What is cryptocurrency?
This introduction explains the most important thing about cryptocurrencies. After you‘ve read it, you‘ll know more about it than most other humans.
Today cryptocurrencies have become a global phenomenon known to most people. While still somehow geeky and not understood by most people, banks, governments and many companies are aware of its importance.
In 2016, you‘ll have a hard time finding a major bank, a big accounting firm, a prominent software company or a government that did not research cryptocurrencies, publish a paper about it or start a so-called blockchain-project.
But beyond the noise and the press releases the overwhelming majority of people – even bankers, consultants, scientists, and developers – have a very limited knowledge about cryptocurrencies. They often fail to even understand the basic concepts.
So let‘s walk through the whole story. What are cryptocurrencies?
Where did cryptocurrency originate?
Why should you learn about cryptocurrency?
And what do you need to know about cryptocurrency?
What is cryptocurrency and how cryptocurrencies emerged as a side product of digital cash
Few people know, but cryptocurrencies emerged as a side product of another invention. Satoshi Nakamoto, the unknown inventor of Bitcoin, the first and still most important cryptocurrency, never intended to invent a currency.
In his announcement of Bitcoin in late 2008, Satoshi said he developed “A Peer-to-Peer Electronic Cash System.“
His goal was to invent something; many people failed to create before digital cash.
Announcing the first release of Bitcoin, a new electronic cash system that uses a peer-to-peer network to prevent double-spending. It’s completely decentralized with no server or central authority. – Satoshi Nakamoto, 09 January 2009, announcing Bitcoin on SourceForge.
The single most important part of Satoshi‘s invention was that he found a way to build a decentralized digital cash system. In the nineties, there have been many attempts to create digital money, but they all failed.
… after more than a decade of failed Trusted Third Party based systems (Digicash, etc), they see it as a lost cause. I hope they can make the distinction, that this is the first time I know of that we’re trying a non-trust based system. – Satoshi Nakamoto in an E-Mail to Dustin Trammell
After seeing all the centralized attempts fail, Satoshi tried to build a digital cash system without a central entity. Like a Peer-to-Peer network for file sharing.

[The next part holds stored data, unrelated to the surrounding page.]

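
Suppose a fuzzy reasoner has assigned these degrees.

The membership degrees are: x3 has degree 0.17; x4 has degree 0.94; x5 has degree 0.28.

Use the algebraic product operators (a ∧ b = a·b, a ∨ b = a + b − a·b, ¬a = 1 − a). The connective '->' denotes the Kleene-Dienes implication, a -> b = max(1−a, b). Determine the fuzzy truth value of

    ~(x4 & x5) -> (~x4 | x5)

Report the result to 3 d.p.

0.323

x4 & x5 = a·b on (0.9400, 0.2800) = 0.2632
~(x4 & x5) = 1 − 0.2632 = 0.7368
~x4 = 1 − 0.9400 = 0.0600
~x4 | x5 = a + b − a·b on (0.0600, 0.2800) = 0.3232
~(x4 & x5) -> (~x4 | x5)  [Kleene-Dienes: max(1−a, b)] with a=0.7368, b=0.3232 → 0.3232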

This decision became the birth of cryptocurrency. They are the missing piece Satoshi found to realize digital cash. The reason why is a bit technical and complex, but if you get it, you‘ll know more about cryptocurrencies than most people do. So, let‘s try to make it as easy as possible:
To realize digital cash you need a payment network with accounts, balances, and transaction. That‘s easy to understand. One major problem every payment network has to solve is to prevent the so-called double spending: to prevent that one entity spends the same amount twice. Usually, this is done by a central server who keeps record about the balances.
In a decentralized network, you don‘t have this server. So you need every single entity of the network to do this job. Every peer in the network needs to have a list with all transactions to check if future transactions are valid or an attempt to double spend.
But how can these entities keep a consensus about this records?
If the peers of the network disagree about only one single, minor balance, everything is broken. They need an absolute consensus. Usually, you take, again, a central authority to declare the correct state of balances. But how can you achieve consensus without a central authority?
Nobody did know until Satoshi emerged out of nowhere. In fact, nobody believed it was even possible.
Satoshi proved it was. His major innovation was to achieve consensus without a central authority. Cryptocurrencies are a part of this solution – the part that made the solution thrilling, fascinating and helped it to roll over the world.